MERIP on Egyptian workers' strikes
Our friends Joel Beinin and Hossam el-Hamalawy have a MERIP piece on the recent strikes in Egypt, looking at some of the biggest strikes of recent months, the workers' fight against union bureaucracy, and the historical context of the Egyptian labor movement. It's a long piece with many interesting subsections, so I will just post the conclusion here:
The regime is especially wary of the Mahalla workers’ challenge to the leadership of the General Federation of Egyptian Trade Unions, because the federation is its primary means of mobilizing support in the street. The “National Democratic Party supporters” bussed to provincial polling places to stuff ballot boxes during the November 2005 parliamentary elections were mainly miserably paid public-sector workers, rounded up by NDP-affiliated union bureaucrats. Labor bosses also turn out the “spontaneous” cheering crowds who greet presidential visits to outlying towns and “mass demonstrations” like the regime-approved protest against the Iraq war in Cairo Stadium in February 2003. In the past, the General Federation (together with the Arab Socialist Union, the NDP’s predecessor) supplied the foot soldiers for the “mass” pro-Nasser gatherings following Egypt’s defeat in the 1967 war, and the “popular” rallies against the January 1977 “bread intifada.”Read the whole thing.
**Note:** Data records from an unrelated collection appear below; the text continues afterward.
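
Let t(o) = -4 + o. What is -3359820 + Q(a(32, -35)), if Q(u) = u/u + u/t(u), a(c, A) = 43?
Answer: -131032898/39 ≈ -3.3598e+6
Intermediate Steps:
Q(u) = 1 + u/(-4 + u) (Q(u) = u/u + u/(-4 + u) = 1 + u/(-4 + u))
-3359820 + Q(a(32, -35)) = -3359820 + 2*(-2 + 43)/(-4 + 43) = -3359820 + 2*41/39 = -3359820 + 2*(1/39)*41 = -3359820 + 82/39 = -131032898/39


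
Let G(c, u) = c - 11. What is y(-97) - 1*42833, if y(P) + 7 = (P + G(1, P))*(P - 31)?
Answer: -29144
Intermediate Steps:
G(c, u) = -11 + c
y(P) = -7 + (-31 + P)*(-10 + P) (y(P) = -7 + (P + (-11 + 1))*(P - 31) = -7 + (P - 10)*(-31 + P) = -7 + (-10 + P)*(-31 + P) = -7 + (-31 + P)*(-10 + P))
y(-97) - 1*42833 = (303 + (-97)² - 41*(-97)) - 1*42833 = (303 + 9409 + 3977) - 42833 = 13689 - 42833 = -29144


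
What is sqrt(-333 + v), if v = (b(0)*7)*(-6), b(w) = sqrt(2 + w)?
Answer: sqrt(-333 - 42*sqrt(2)) ≈ 19.809*I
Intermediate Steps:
v = -42*sqrt(2) (v = (sqrt(2 + 0)*7)*(-6) = (sqrt(2)*7)*(-6) = (7*sqrt(2))*(-6) = -42*sqrt(2) ≈ -59.397)
sqrt(-333 + v) = sqrt(-333 - 42*sqrt(2))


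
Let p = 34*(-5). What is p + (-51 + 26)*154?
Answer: -4020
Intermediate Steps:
p = -170
p + (-51 + 26)*154 = -170 + (-51 + 26)*154 = -170 - 25*154 = -170 - 3850 = -4020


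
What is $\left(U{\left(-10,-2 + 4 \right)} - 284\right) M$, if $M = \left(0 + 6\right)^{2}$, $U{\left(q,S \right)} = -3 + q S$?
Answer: $-11052$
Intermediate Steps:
$U{\left(q,S \right)} = -3 + S q$
$M = 36$ ($M = 6^{2} = 36$)
$\left(U{\left(-10,-2 + 4 \right)} - 284\right) M = \left(\left(-3 + \left(-2 + 4\right) \left(-10\right)\right) - 284\right) 36 = \left(\left(-3 + 2 \left(-10\right)\right) - 284\right) 36 = \left(\left(-3 - 20\right) - 284\right) 36 = \left(-23 - 284\right) 36 = \left(-307\right) 36 = -11052$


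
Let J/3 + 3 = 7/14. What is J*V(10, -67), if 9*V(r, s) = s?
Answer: 335/6 ≈ 55.833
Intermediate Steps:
J = -15/2 (J = -9 + 3*(7/14) = -9 + 3*(7*(1/14)) = -9 + 3*(½) = -9 + 3/2 = -15/2 ≈ -7.5000)
V(r, s) = s/9
J*V(10, -67) = -5*(-67)/6 = -15/2*(-67/9) = 335/6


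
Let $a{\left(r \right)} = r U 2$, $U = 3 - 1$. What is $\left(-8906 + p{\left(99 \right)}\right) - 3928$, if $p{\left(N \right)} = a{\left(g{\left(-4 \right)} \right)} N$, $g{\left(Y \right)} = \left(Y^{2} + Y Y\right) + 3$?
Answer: $1026$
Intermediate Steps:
$U = 2$ ($U = 3 - 1 = 2$)
$g{\left(Y \right)} = 3 + 2 Y^{2}$ ($g{\left(Y \right)} = \left(Y^{2} + Y^{2}\right) + 3 = 2 Y^{2} + 3 = 3 + 2 Y^{2}$)
$a{\left(r \right)} = 4 r$ ($a{\left(r \right)} = r 2 \cdot 2 = 2 r 2 = 4 r$)
$p{\left(N \right)} = 140 N$ ($p{\left(N \right)} = 4 \left(3 + 2 \left(-4\right)^{2}\right) N = 4 \left(3 + 2 \cdot 16\right) N = 4 \left(3 + 32\right) N = 4 \cdot 35 N = 140 N$)
$\left(-8906 + p{\left(99 \right)}\right) - 3928 = \left(-8906 + 140 \cdot 99\right) - 3928 = \left(-8906 + 13860\right) - 3928 = 4954 - 3928 = 1026$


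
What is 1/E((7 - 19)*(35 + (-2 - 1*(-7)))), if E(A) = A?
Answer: -1/480 ≈ -0.0020833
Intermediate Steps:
1/E((7 - 19)*(35 + (-2 - 1*(-7)))) = 1/((7 - 19)*(35 + (-2 - 1*(-7)))) = 1/(-12*(35 + (-2 + 7))) = 1/(-12*(35 + 5)) = 1/(-12*40) = 1/(-480) = -1/480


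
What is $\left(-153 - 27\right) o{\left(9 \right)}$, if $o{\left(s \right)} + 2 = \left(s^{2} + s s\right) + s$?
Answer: $-30420$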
In public meetings and private interviews, labor activists and strike leaders in the textile and railway sectors frequently mention the phrase “independent parallel national labor union.” Various leftist organizations are talking about building such a thing: the Trotskyist Revolutionary Socialists, the Nasserist Karama Party, the remnants of the Egyptian Communist Party, the People’s Socialist Party, the Center for Trade Union and Workers’ Rights, and the Workers’ Coordination Committee. (Nearly absent from these deliberations is the “legal left” Tagammu‘ Party.) As of yet, however, there are no concrete plans.
The success of such endeavors will depend on whether industrial militancy is sustained, whether political activists can intervene in the strikes and whether workers can establish effective coordination among themselves. It will also depend on whether the Misr Spinning and Weaving workers indeed manage to withdraw from their government-dominated union. If they do score a victory against the union bureaucracy, other workers will be encouraged to emulate them. It is no secret that there is tremendous frustration with union leaders among the rank and file in the railways and other sectors.
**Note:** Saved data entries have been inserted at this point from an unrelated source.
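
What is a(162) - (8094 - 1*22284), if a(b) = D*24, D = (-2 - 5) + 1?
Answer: 14046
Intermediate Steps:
D = -6 (D = -7 + 1 = -6)
a(b) = -144 (a(b) = -6*24 = -144)
a(162) - (8094 - 1*22284) = -144 - (8094 - 1*22284) = -144 - (8094 - 22284) = -144 - 1*(-14190) = -144 + 14190 = 14046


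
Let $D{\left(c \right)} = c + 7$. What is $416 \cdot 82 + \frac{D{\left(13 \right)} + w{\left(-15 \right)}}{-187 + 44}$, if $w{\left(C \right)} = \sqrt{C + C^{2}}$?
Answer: $\frac{4877996}{143} - \frac{\sqrt{210}}{143} \approx 34112.0$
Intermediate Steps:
$D{\left(c \right)} = 7 + c$
$416 \cdot 82 + \frac{D{\left(13 \right)} + w{\left(-15 \right)}}{-187 + 44} = 416 \cdot 82 + \frac{\left(7 + 13\right) + \sqrt{- 15 \left(1 - 15\right)}}{-187 + 44} = 34112 + \frac{20 + \sqrt{\left(-15\right) \left(-14\right)}}{-143} = 34112 + \left(20 + \sqrt{210}\right) \left(- \frac{1}{143}\right) = 34112 - \left(\frac{20}{143} + \frac{\sqrt{210}}{143}\right) = \frac{4877996}{143} - \frac{\sqrt{210}}{143}$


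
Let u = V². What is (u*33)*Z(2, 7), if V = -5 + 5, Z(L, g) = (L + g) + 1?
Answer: 0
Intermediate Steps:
Z(L, g) = 1 + L + g
V = 0
u = 0 (u = 0² = 0)
(u*33)*Z(2, 7) = (0*33)*(1 + 2 + 7) = 0*10 = 0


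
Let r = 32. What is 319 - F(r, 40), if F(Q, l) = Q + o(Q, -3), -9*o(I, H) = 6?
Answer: 863/3 ≈ 287.67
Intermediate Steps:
o(I, H) = -⅔ (o(I, H) = -⅑*6 = -⅔)
F(Q, l) = -⅔ + Q (F(Q, l) = Q - ⅔ = -⅔ + Q)
319 - F(r, 40) = 319 - (-⅔ + 32) = 319 - 1*94/3 = 319 - 94/3 = 863/3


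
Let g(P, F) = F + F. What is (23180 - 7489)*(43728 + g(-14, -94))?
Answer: 683186140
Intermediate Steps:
g(P, F) = 2*F
(23180 - 7489)*(43728 + g(-14, -94)) = (23180 - 7489)*(43728 + 2*(-94)) = 15691*(43728 - 188) = 15691*43540 = 683186140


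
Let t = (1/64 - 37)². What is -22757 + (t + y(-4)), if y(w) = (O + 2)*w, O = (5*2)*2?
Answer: -87970431/4096 ≈ -21477.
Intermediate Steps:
O = 20 (O = 10*2 = 20)
y(w) = 22*w (y(w) = (20 + 2)*w = 22*w)
t = 5602689/4096 (t = (1/64 - 37)² = (-2367/64)² = 5602689/4096 ≈ 1367.8)
-22757 + (t + y(-4)) = -22757 + (5602689/4096 + 22*(-4)) = -22757 + (5602689/4096 - 88) = -22757 + 5242241/4096 = -87970431/4096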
Because of the high price of oil and receipts from the sale of public-sector firms, the government has significant cash reserves and can afford to meet workers’ bread-and-butter demands. It has done so in the hopes that workers will return complacent to their jobs. But some workers, and it is not yet clear how many, have begun to connect their thin wallets with broader political and economic circumstances -- the entrenchment of autocracy, widespread government incompetence and corruption, the regime’s subservience to the United States and its inability to offer meaningful support for the Palestinian people or meaningful opposition to the war in Iraq, high unemployment and the painfully obvious gap between rich and poor. Many Egyptians have begun to speak openly about the need for real change. Public-sector workers are well-positioned to play a role if they can organize themselves on a national basis.